100 años de Fidel y piñata

En varios municipios de Holguín se prepararon y repartieron 100 piñatas como parte de los homenajes por los cien años del nacimiento de Fidel Castro, celebrado el 13 de agosto. Niños participaron en las actividades, acompañadas por carteles con la consigna “100 años con Fidel”, según imágenes y publicaciones difundidas desde redes sociales. La iniciativa se inserta en la campaña oficial que declaró 2026 como Año del Centenario del Comandante en Jefe y desplegó actos políticos, culturales, deportivos y escolares en todo el país.

La cifra no es casual. Las piñatas representan simbólicamente el centenario y buscan asociar la conmemoración con juegos, regalos y espacios de recreación infantil.

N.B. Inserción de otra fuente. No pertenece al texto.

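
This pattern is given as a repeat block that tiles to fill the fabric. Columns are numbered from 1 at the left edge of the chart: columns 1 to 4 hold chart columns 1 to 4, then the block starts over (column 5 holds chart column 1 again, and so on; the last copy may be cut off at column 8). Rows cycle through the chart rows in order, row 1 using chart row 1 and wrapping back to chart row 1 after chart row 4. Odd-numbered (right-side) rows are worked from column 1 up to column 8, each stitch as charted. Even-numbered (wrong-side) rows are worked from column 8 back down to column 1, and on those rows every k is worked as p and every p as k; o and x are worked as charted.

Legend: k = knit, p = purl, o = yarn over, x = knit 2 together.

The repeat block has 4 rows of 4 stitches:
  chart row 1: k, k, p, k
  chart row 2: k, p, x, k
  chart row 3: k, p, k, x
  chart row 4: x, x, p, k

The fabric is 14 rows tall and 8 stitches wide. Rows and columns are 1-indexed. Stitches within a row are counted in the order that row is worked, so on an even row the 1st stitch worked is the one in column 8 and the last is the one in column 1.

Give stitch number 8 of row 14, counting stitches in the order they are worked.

For row 14: chart row = ((14-1) mod 4) + 1 = 2; this is a WS (even) row.
Chart row 2 tiled across columns 1-8: k p x k k p x k
WS: work from column 8 back to column 1 (reverse the tiled row), swapping k<->p (o and x unchanged).
Row 14 as worked: p x k p p x k p
Stitch 8 in working order -> p

== STITCH ==
p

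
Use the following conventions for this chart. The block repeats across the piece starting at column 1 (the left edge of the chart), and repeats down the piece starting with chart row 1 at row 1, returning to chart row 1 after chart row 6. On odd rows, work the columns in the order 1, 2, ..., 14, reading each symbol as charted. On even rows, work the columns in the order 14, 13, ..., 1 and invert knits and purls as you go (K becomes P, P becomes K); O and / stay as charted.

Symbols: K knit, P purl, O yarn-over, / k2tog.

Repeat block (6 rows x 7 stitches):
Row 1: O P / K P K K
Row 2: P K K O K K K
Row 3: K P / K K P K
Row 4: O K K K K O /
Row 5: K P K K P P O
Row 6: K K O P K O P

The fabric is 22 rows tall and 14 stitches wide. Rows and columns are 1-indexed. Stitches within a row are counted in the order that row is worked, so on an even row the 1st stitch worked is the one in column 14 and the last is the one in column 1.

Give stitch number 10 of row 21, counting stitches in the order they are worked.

== STITCH ==
/

Derivation:
Row 21 uses chart row ((21-1) mod 6)+1 = 3. Row 21 is odd, so RS.
Chart row 3 tiled across columns 1-14: K P / K K P K K P / K K P K
RS row: no reversal, no swap; stitch n worked = column n.
Stitch 10 in working order -> /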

Desde la narrativa estatal, estos homenajes se presentan como transmisión de memoria histórica y continuidad generacional. El acto central nacional incluyó a la compañía infantil La Colmenita en el Teatro Karl Marx, mientras en Birán, lugar natal de Fidel Castro, autoridades y delegaciones realizaron actividades de homenaje. El mensaje es claro: el centenario no se concibe solo como una fecha para dirigentes o historiadores, sino como una pedagogía pública dirigida también a quienes nacieron mucho después de la muerte del exmandatario en 2016.

Sin embargo, las piñatas han provocado una reacción incómoda porque aparecen en medio de una crisis que afecta de forma directa a los mismos niños convocados. Holguín atraviesa problemas de distribución eléctrica: 50 transformadores estaban fuera de servicio al cierre del 17 de agosto, con 1.732 personas afectadas, según un reporte atribuido a la Empresa Eléctrica provincial. A escala nacional, la Unión Eléctrica pronosticó para este miércoles una afectación de 2.225 megavatios en el horario pico. Además, la unidad uno de la termoeléctrica de Felton, en Holguín, salió de servicio para reparar un salidero en su caldera.

La contradicción no está en que existan juegos infantiles ni en que una comunidad decida celebrar su historia. El problema es político y material: las instituciones pueden movilizar recursos, transporte, papel, decoración y personal para una campaña conmemorativa, mientras muchas familias no consiguen asegurar una alimentación estable, refrigerar comida o estudiar y dormir con electricidad. El gesto festivo puede ofrecer a los niños un rato de diversión, pero no borra las preguntas de los padres sobre leche, medicamentos, transporte escolar y agua. En esas condiciones, la conmemoración corre el riesgo de ser percibida como una escena desconectada de las urgencias cotidianas.

Las redes sociales han enfatizado precisamente ese contraste. Publicaciones independientes describieron las piñatas como propaganda dirigida a menores, mientras usuarios compartieron comentarios irónicos sobre cajas de cartón, personajes de Disney y la distancia entre los festejos y la vida en los barrios. También se reportó la entrega de una canastilla a una bebé nacida el 13 de agosto como parte de los homenajes del centenario. Ninguno de estos hechos prueba que las familias hayan participado de forma obligatoria, pero sí muestra cómo la política simbólica penetra espacios sensibles: cumpleaños, maternidades, escuelas y juegos.

La actividad de Holguín revela una disputa sobre qué significa cuidar a la infancia. El Estado puede defender que transmite valores históricos; las familias tienen derecho a preguntar si esos valores se traducen en condiciones dignas de vida. La memoria colectiva no debería imponerse ni competir con necesidades básicas, y los niños no tendrían que cargar el peso de campañas políticas concebidas por adultos. ¿Qué recordarán de estas cien piñatas: una tarde de juegos o el contraste con las noches sin luz? ¿Puede una política cultural ganar legitimidad si celebra el pasado sin responder con urgencia a las carencias del presente?